Connecting Modelling, Monitoring, Mesocosm Experiments, and Remote Sensing to understand complex Phytoplankton Dynamics in River-Connected Lakes

Kurzfassung

Worldwide, freshwater ecosystems are under increasing anthropogenic pressure by global warming-induced changes in hydrological regimes and land-use. This has far-reaching consequences for connected river-lake systems as nutrients and organic matter received from the terrestrial surrounding upstream may unfold short and long-term effects throughout the entire aquatic network. However, studies of connected river-lake systems are scarce and often limited by low temporal and spatial resolution.
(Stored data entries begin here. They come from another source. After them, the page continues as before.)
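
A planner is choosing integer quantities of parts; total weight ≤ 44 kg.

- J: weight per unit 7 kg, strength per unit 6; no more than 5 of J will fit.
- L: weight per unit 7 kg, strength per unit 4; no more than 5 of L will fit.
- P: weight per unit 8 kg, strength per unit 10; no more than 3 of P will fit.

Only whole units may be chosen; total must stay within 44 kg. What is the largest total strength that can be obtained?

2×J and 3×P: weight 38 ≤ 44, strength 2·6 + 3·10 = 42.
4×J and 2×P: weight 44 ≤ 44, strength 4·6 + 2·10 = 44.
Best is 44.

44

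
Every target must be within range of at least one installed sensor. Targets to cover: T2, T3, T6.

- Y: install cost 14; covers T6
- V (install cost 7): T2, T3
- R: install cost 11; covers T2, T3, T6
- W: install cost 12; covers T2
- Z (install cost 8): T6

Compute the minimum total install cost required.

11

The greedy cost-per-new-target heuristic would pick V and Z for 15, but a cheaper cover exists.
R alone covers T2, T3, T6 — every target.
Total install cost: 11.
No cover costs less than 11.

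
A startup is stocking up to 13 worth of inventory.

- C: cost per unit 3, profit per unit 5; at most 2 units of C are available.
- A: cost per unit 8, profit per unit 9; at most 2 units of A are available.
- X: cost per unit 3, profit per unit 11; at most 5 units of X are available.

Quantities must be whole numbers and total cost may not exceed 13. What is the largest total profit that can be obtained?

This is a bounded integer knapsack.
Take 4×X: cost 12 ≤ 13, profit 4·11 = 44.
No other integer combination yields more.

44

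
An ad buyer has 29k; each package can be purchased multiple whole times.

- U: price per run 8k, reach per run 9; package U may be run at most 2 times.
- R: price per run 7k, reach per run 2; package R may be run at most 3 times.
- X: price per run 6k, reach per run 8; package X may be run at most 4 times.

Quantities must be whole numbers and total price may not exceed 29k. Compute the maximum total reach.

X has the best ratio (8/6); taking only X gives at most 4×8 = 32 (stopped by the price limit).
Mixing does better — 2×U and 2×X: price 28 ≤ 29, reach 2·9 + 2·8 = 34.

34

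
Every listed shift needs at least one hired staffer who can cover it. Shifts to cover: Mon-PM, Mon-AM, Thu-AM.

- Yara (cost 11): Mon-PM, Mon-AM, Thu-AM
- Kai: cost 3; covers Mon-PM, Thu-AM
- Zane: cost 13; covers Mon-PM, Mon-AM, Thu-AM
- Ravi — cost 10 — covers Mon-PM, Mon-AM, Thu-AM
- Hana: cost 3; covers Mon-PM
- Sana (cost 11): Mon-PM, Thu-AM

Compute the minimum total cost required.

Ravi alone covers Mon-PM, Mon-AM, Thu-AM — every shift.
Total cost: 10.

10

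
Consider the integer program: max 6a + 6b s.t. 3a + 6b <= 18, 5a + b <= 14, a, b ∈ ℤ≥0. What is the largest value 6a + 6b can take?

24

(a,b)=(2,2): 3·2+6·2=18≤18, 5·2+1·2=12≤14, objective 24.
(a,b)=(1,2): 3·1+6·2=15≤18, 5·1+1·2=7≤14, objective 18.
(a,b)=(2,1): 3·2+6·1=12≤18, 5·2+1·1=11≤14, objective 18.
(a,b)=(1,1): 3·1+6·1=9≤18, 5·1+1·1=6≤14, objective 12.
Maximum is 24 at (a,b)=(2,2).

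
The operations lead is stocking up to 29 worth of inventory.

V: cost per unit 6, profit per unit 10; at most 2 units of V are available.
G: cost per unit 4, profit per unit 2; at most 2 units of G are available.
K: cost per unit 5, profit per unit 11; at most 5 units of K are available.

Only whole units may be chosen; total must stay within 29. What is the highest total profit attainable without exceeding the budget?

This is a bounded integer knapsack.
K has the best ratio (11/5); taking only K gives at most 5×11 = 55 (stopped by the cost limit).
Mixing does better — 1×G and 5×K: cost 29 ≤ 29, profit 1·2 + 5·11 = 57.

57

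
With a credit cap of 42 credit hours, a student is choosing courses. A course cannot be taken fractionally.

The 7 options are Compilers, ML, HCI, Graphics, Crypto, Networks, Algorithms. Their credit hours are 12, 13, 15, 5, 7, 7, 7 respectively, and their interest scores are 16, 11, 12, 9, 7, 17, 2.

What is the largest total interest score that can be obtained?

Take Compilers, HCI, Graphics, and Networks: credit hours 12 + 15 + 5 + 7 = 39 ≤ 42, interest score 16 + 12 + 9 + 17 = 54.
No other feasible combination does better.

54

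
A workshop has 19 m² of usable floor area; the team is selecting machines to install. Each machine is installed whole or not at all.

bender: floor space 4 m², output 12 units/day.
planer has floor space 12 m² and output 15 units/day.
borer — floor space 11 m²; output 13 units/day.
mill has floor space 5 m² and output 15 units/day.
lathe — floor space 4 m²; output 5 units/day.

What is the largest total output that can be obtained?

Allowing fractional choices, the relaxed optimum would be about 39.5, but machines are indivisible.
bender + mill + lathe: floor space 4 + 5 + 4 = 13 ≤ 19, output 12 + 15 + 5 = 32.
planer + mill: floor space 12 + 5 = 17 ≤ 19, output 15 + 15 = 30.
Best is bender, mill, and lathe with total output 32.

32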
By linking theoretical models with field studies and mesocosm experiments we investigated how local nutrient loading impacts phytoplankton growth and propagation along connected lake systems differing in flow regime, lake depth and residence time. We studied the effects of residence time on phytoplankton and nutrient dynamics in large-scale enclosures at the IGB-LakeLab. Our field study encompassed 19 lakes in NE-Germany, contrasting in connectivity and morphology. High temporal and spatial resolution was achieved by combining water constituent measurements and automated in-situ probes with ground-based, space- and airborne measurements. Our results suggest that - depending on flow regime, lake characteristics and water residence time - similar point sources lead to different maximum intensity, spatial range and regional-scale magnitude of eutrophication events in river-connected lakes. We highlight the potential of combining in-situ measurements with remote sensing to improve lake meta-ecosystem monitoring.